Сети и ловушки нового театра

Весной 2011 года в Москве прошла польская программа «Золотой Маски». Это была первая за долгие годы серьезная встреча наших зрителей с современным польским театром. Реагировали по-разному — от восторгов до «совсем играть разучились». «Театр.» предлагает доброжелательно-ироничный взгляд русского критика на польскую программу, который очень точно фиксирует линию водораздела, пролегающую сейчас между нашими театральными культурами.

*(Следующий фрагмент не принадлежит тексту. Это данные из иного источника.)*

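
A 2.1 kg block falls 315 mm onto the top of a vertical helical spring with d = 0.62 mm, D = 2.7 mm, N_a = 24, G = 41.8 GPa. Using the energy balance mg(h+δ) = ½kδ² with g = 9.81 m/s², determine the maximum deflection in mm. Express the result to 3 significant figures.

k = Gd⁴/(8D³N_a) = (41.8×10³)(0.62⁴)/(8·2.7³·24) = 1.6344 N/mm
W = mg = 2.1 × 9.81 = 20.601 N
½kδ² − Wδ − Wh = 0 → δ = (W + √(W² + 2kWh))/k
δ = (20.601 + √(424.4 + 21211.9))/1.6344 = (20.601 + 147.09)/1.6344 = 102.6 mm

103 mm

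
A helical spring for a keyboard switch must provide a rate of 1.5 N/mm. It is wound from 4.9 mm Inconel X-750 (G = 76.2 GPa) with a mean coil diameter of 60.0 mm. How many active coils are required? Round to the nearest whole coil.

17

N_a = Gd⁴/(8D³k) = (76.2×10³ × 4.9⁴)/(8 × 60.0³ × 1.5)
    = 4.39278e+07 / 2.592e+06 = 16.95 → 17 coils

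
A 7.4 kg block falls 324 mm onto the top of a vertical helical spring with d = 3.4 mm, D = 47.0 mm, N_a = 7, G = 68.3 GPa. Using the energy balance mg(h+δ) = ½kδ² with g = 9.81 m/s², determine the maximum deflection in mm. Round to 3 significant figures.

225 mm

k = Gd⁴/(8D³N_a) = (68.3×10³)(3.4⁴)/(8·47.0³·7) = 1.5698 N/mm
W = mg = 7.4 × 9.81 = 72.594 N
½kδ² − Wδ − Wh = 0 → δ = (W + √(W² + 2kWh))/k
δ = (72.594 + √(5269.9 + 73846.6))/1.5698 = (72.594 + 281.28)/1.5698 = 225.42 mm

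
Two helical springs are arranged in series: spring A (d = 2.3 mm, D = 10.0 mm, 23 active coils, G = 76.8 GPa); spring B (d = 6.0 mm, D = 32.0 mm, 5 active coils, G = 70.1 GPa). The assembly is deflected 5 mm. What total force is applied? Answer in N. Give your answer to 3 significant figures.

k_A = Gd⁴/(8D³N_a) = (76.8×10³)(2.3⁴)/(8·10.0³·23) = 11.68 N/mm
k_B = Gd⁴/(8D³N_a) = (70.1×10³)(6.0⁴)/(8·32.0³·5) = 69.313 N/mm
Series: 1/k_eq = 1/11.68 + 1/69.313 = 0.10004; k_eq = 9.9959 N/mm
F = k_eq·δ = 9.9959·5 = 49.979 N

50.0 N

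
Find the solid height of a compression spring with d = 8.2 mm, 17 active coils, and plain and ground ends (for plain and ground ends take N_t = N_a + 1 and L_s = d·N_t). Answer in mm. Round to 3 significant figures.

148 mm

plain and ground ends: N_t = N_a + 1 = 17 + 1 = 18
L_s = d·N_t = 8.2 × 18 = 147.6 mm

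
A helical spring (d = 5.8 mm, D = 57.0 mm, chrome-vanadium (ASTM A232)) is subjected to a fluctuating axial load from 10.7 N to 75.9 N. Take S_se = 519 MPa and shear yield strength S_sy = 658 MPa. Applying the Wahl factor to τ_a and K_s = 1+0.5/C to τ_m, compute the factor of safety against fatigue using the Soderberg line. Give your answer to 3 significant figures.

9.52

C = D/d = 57.0/5.8 = 9.8276; K_W = (4C−1)/(4C−4)+0.615/C = 1.1475; K_s = 1+0.5/C = 1.0509
F_a = (F_max−F_min)/2 = 32.6 N; F_m = (F_max+F_min)/2 = 43.3 N
τ_a = K_W·8F_aD/(πd³) = 1.1475 × 24.252 = 27.83 MPa
τ_m = K_s·8F_mD/(πd³) = 1.0509 × 32.212 = 33.851 MPa
Soderberg: 1/n_f = τ_a/S_se + τ_m/S_sy = 27.83/519 + 33.851/658 = 0.05362 + 0.05145 = 0.10507
n_f = 1/0.10507 = 9.518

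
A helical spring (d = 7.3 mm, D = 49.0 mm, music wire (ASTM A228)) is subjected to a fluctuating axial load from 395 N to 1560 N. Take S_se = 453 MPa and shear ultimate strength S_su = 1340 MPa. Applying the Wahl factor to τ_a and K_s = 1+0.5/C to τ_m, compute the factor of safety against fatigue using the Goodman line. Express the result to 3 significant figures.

C = D/d = 49.0/7.3 = 6.7123; K_W = (4C−1)/(4C−4)+0.615/C = 1.2229; K_s = 1+0.5/C = 1.0745
F_a = (F_max−F_min)/2 = 582.5 N; F_m = (F_max+F_min)/2 = 977.5 N
τ_a = K_W·8F_aD/(πd³) = 1.2229 × 186.84 = 228.49 MPa
τ_m = K_s·8F_mD/(πd³) = 1.0745 × 313.53 = 336.89 MPa
Goodman: 1/n_f = τ_a/S_se + τ_m/S_su = 228.49/453 + 336.89/1340 = 0.50439 + 0.25141 = 0.75579
n_f = 1/0.75579 = 1.323

1.32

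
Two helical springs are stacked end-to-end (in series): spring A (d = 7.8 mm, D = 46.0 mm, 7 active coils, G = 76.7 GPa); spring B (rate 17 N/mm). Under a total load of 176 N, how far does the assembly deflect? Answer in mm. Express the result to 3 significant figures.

k_A = Gd⁴/(8D³N_a) = (76.7×10³)(7.8⁴)/(8·46.0³·7) = 52.085 N/mm
Series: 1/k_eq = 1/52.085 + 1/17 = 0.078023; k_eq = 12.817 N/mm
δ = F/k_eq = 176/12.817 = 13.732 mm

13.7 mm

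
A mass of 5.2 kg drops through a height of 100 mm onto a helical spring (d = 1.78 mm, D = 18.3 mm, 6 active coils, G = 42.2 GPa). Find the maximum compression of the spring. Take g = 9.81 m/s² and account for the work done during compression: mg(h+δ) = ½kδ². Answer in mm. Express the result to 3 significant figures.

k = Gd⁴/(8D³N_a) = (42.2×10³)(1.78⁴)/(8·18.3³·6) = 1.4401 N/mm
W = mg = 5.2 × 9.81 = 51.012 N
½kδ² − Wδ − Wh = 0 → δ = (W + √(W² + 2kWh))/k
δ = (51.012 + √(2602.2 + 14692.7))/1.4401 = (51.012 + 131.51)/1.4401 = 126.74 mm

127 mm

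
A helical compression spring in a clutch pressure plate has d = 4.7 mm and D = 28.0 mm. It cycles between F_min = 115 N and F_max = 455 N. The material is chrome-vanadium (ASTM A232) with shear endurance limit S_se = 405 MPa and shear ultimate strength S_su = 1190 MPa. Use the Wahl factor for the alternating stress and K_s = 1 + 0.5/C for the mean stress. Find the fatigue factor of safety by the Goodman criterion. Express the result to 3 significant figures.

C = D/d = 28.0/4.7 = 5.9574; K_W = (4C−1)/(4C−4)+0.615/C = 1.2545; K_s = 1+0.5/C = 1.0839
F_a = (F_max−F_min)/2 = 170 N; F_m = (F_max+F_min)/2 = 285 N
τ_a = K_W·8F_aD/(πd³) = 1.2545 × 116.75 = 146.46 MPa
τ_m = K_s·8F_mD/(πd³) = 1.0839 × 195.73 = 212.15 MPa
Goodman: 1/n_f = τ_a/S_se + τ_m/S_su = 146.46/405 + 212.15/1190 = 0.36164 + 0.17828 = 0.53992
n_f = 1/0.53992 = 1.852

1.85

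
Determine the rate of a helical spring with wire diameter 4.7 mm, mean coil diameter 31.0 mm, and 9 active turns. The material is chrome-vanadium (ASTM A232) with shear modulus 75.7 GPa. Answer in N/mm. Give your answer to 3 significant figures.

17.2 N/mm

k = Gd⁴/(8D³N_a) = (75.7×10³ × 4.7⁴) / (8 × 31.0³ × 9)
  = 3.69392e+07 / 2.14495e+06 = 17.221 N/mm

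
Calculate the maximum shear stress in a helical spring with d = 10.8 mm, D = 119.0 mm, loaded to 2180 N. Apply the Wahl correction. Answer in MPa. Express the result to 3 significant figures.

593 MPa

Spring index C = D/d = 119.0/10.8 = 11.0185
K_W = (4C−1)/(4C−4) + 0.615/C = 43.074/40.074 + 0.0558 = 1.1307
τ₀ = 8FD/(πd³) = 8·2180·119.0/(π·10.8³) = 2.07536e+06/3957.5 = 524.41 MPa
τ_max = K·τ₀ = 1.1307 × 524.41 = 592.94 MPa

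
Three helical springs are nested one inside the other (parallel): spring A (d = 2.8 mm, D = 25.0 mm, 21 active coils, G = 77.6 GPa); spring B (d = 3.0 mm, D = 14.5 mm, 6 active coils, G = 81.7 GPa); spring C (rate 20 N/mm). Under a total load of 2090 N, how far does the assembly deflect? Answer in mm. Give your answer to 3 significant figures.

31.2 mm

k_A = Gd⁴/(8D³N_a) = (77.6×10³)(2.8⁴)/(8·25.0³·21) = 1.817 N/mm
k_B = Gd⁴/(8D³N_a) = (81.7×10³)(3.0⁴)/(8·14.5³·6) = 45.223 N/mm
Parallel: k_eq = 1.817 + 45.223 + 20 = 67.04 N/mm
δ = F/k_eq = 2090/67.04 = 31.175 mm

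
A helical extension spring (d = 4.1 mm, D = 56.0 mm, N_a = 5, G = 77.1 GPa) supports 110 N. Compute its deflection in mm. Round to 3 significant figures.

35.5 mm

k = Gd⁴/(8D³N_a) = (77.1×10³)(4.1⁴)/(8·56.0³·5) = 3.1015 N/mm
δ = F/k = 110 / 3.1015 = 35.467 mm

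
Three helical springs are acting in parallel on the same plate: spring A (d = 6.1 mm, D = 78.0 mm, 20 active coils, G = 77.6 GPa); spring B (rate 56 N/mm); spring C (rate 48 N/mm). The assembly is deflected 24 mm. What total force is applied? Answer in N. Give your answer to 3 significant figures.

2530 N

k_A = Gd⁴/(8D³N_a) = (77.6×10³)(6.1⁴)/(8·78.0³·20) = 1.4151 N/mm
Parallel: k_eq = 1.4151 + 56 + 48 = 105.42 N/mm
F = k_eq·δ = 105.42·24 = 2530 N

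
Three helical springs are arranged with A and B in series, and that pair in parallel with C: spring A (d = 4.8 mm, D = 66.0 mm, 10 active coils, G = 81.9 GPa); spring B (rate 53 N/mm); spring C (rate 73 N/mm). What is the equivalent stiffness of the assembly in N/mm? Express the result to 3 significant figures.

k_A = Gd⁴/(8D³N_a) = (81.9×10³)(4.8⁴)/(8·66.0³·10) = 1.8903 N/mm
Springs A,B series: k_AB = 1/(1/1.8903+1/53) = 1.8252 N/mm; parallel with C: k_eq = 1.8252+73 = 74.825 N/mm

74.8 N/mm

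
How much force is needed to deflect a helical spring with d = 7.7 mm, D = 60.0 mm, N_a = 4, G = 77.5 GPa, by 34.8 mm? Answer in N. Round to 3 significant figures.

1370 N

k = Gd⁴/(8D³N_a) = (77.5×10³)(7.7⁴)/(8·60.0³·4) = 39.415 N/mm
F = k·δ = 39.415 × 34.8 = 1371.6 N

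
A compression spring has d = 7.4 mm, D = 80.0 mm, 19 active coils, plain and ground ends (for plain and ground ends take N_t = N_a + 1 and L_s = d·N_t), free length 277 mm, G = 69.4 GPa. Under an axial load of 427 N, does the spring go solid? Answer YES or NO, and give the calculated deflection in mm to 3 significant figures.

YES, δ = 160 mm

k = Gd⁴/(8D³N_a) = (69.4×10³)(7.4⁴)/(8·80.0³·19) = 2.6741 N/mm
N_t = 20; L_s = 7.4·20 = 148 mm; δ_solid = L₀ − L_s = 277 − 148 = 129 mm
δ = F/k = 427/2.6741 = 159.68 mm
δ ≥ δ_solid → spring goes solid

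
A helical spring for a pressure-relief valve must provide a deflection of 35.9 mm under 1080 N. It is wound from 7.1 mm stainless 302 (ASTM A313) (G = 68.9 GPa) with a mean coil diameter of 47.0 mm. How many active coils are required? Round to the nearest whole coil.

7

Required rate k = F/δ = 1080/35.9 = 30.084 N/mm
N_a = Gd⁴/(8D³k) = (68.9×10³ × 7.1⁴)/(8 × 47.0³ × 30.084)
    = 1.75086e+08 / 2.49869e+07 = 7.007 → 7 coils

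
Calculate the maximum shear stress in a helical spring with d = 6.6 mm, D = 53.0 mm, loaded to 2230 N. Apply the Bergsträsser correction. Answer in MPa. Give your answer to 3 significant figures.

Spring index C = D/d = 53.0/6.6 = 8.0303
K_B = (4C+2)/(4C−3) = 34.121/29.121 = 1.1717
τ₀ = 8FD/(πd³) = 8·2230·53.0/(π·6.6³) = 945520/903.2 = 1046.9 MPa
τ_max = K·τ₀ = 1.1717 × 1046.9 = 1226.6 MPa

1230 MPa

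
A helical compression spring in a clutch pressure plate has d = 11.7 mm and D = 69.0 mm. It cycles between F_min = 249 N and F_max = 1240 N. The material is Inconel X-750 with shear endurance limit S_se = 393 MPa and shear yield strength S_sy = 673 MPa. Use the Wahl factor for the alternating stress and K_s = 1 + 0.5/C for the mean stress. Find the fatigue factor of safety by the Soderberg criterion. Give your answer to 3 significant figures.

C = D/d = 69.0/11.7 = 5.8974; K_W = (4C−1)/(4C−4)+0.615/C = 1.2574; K_s = 1+0.5/C = 1.0848
F_a = (F_max−F_min)/2 = 495.5 N; F_m = (F_max+F_min)/2 = 744.5 N
τ_a = K_W·8F_aD/(πd³) = 1.2574 × 54.359 = 68.353 MPa
τ_m = K_s·8F_mD/(πd³) = 1.0848 × 81.676 = 88.601 MPa
Soderberg: 1/n_f = τ_a/S_se + τ_m/S_sy = 68.353/393 + 88.601/673 = 0.17393 + 0.13165 = 0.30558
n_f = 1/0.30558 = 3.272

3.27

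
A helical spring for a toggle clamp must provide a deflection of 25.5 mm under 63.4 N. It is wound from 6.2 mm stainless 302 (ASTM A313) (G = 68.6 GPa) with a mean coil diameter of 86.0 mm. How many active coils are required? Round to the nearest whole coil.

Required rate k = F/δ = 63.4/25.5 = 2.4863 N/mm
N_a = Gd⁴/(8D³k) = (68.6×10³ × 6.2⁴)/(8 × 86.0³ × 2.4863)
    = 1.01366e+08 / 1.26513e+07 = 8.012 → 8 coils

8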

Польская программа «Золотой Маски — 2011», конечно, поразила воображение. Современный театр Польши — а при отборе учитывалась именно взаимопроницаемость искусства и времени — предстал во всеоружии: классик Кристиан Люпа («Персона. Мэрилин»), его уже не менее известные ученики Кшиштоф Варликовский («(А)поллония») и Гжегож Яжина («Т. E. O. R. E. M. A. T.»), а также молодые Майя Клечевская («Вавилон») и Войчех Земильский («Небольшой рассказ»). Это был сильный, яркий, эффектный, особенно на фото, театр. И главное — совсем не похожий на наш. Нам, грешным, представилась прекрасная возможность вникнуть в особенности нового театрального мышления, попытаться выяснить, из чего складывается понятие «современный спектакль».

На первом же показе выяснилось, что театр в Польше гораздо больше, чем театр. Редкий спектакль длится менее четырех часов. Его смыслы, как правило, глобальны, разнообразны и принципиально не сведены воедино: публику держат в состоянии напряженного непонимания. Темы масштабны, речь в спектаклях идет об эпохальных событиях, действуют цари, боги, кинозвезды, органы госбезопасности. Что до злободневных социальных проблем (вспомним иммигрантов, пенсионеров, безработных актуального немецкого театра!), то либо их в Польше нет, либо полякам быть социалистами противно — они уже были. Постановщики страны бывшего соцлагеря если и говорят о насущном, то, в отличие от немецких, в высшей степени иносказательно. Но внушительные технологии немецкой актуальности освоены, и, кажется, даже с опережением.

Режиссерское своеволие граничит с высокомерием. Едва ли не намеренно создается впечатление, что постановщику, грубо говоря, на публику плевать, а актеров он в грош не ставит. Усердие последних — нам и не снилось. Делают все: «гав-гав» в ошейнике, ползают в мокром белье по-пластунски; рвут волосы, глотку, душу; в каждом спектакле снимают трусы (про бюстгальтер и не вспоминаем). Голый как бесполый, голый как без кожи, голый как Бог, голый как червь, но никогда — как знак гармонии. Рыдания актрисы, измученной до нервного срыва, сняты на пленку и широкоэкранно вставлены в спектакль. Толстый пожилой актер, имея половой орган в виде шляпки маленького гриба, долго лежит на спине вплотную к публике… Рассказывают, полгода назад прямо во время спектакля, прервав действие, ушла одна актриса, на прощанье показав со сцены голый зад сидящему в зале «фашисту»-режиссеру ((Этот скандальный случай произошел на премьере спектакля Кристиана Люпы «Тело Симоны». Бунтовщица, актриса Иоанна Щепковска, исполняла роль Симоны Вайль. Ее выходка повлекла за собой бурные публичные дискуссии на тему режиссерского деспотизма.)), — бога ради, никто никого не держит. А публика? Фестивальная московская публика, потрясенная, аплодирует стоя. Нет, ну кто-то и не досидит до конца: ночь на дворе. А даже и в знак протеста. Иди с миром, здесь не делают приятно: не сфера услуг, не развлекалово. Но что?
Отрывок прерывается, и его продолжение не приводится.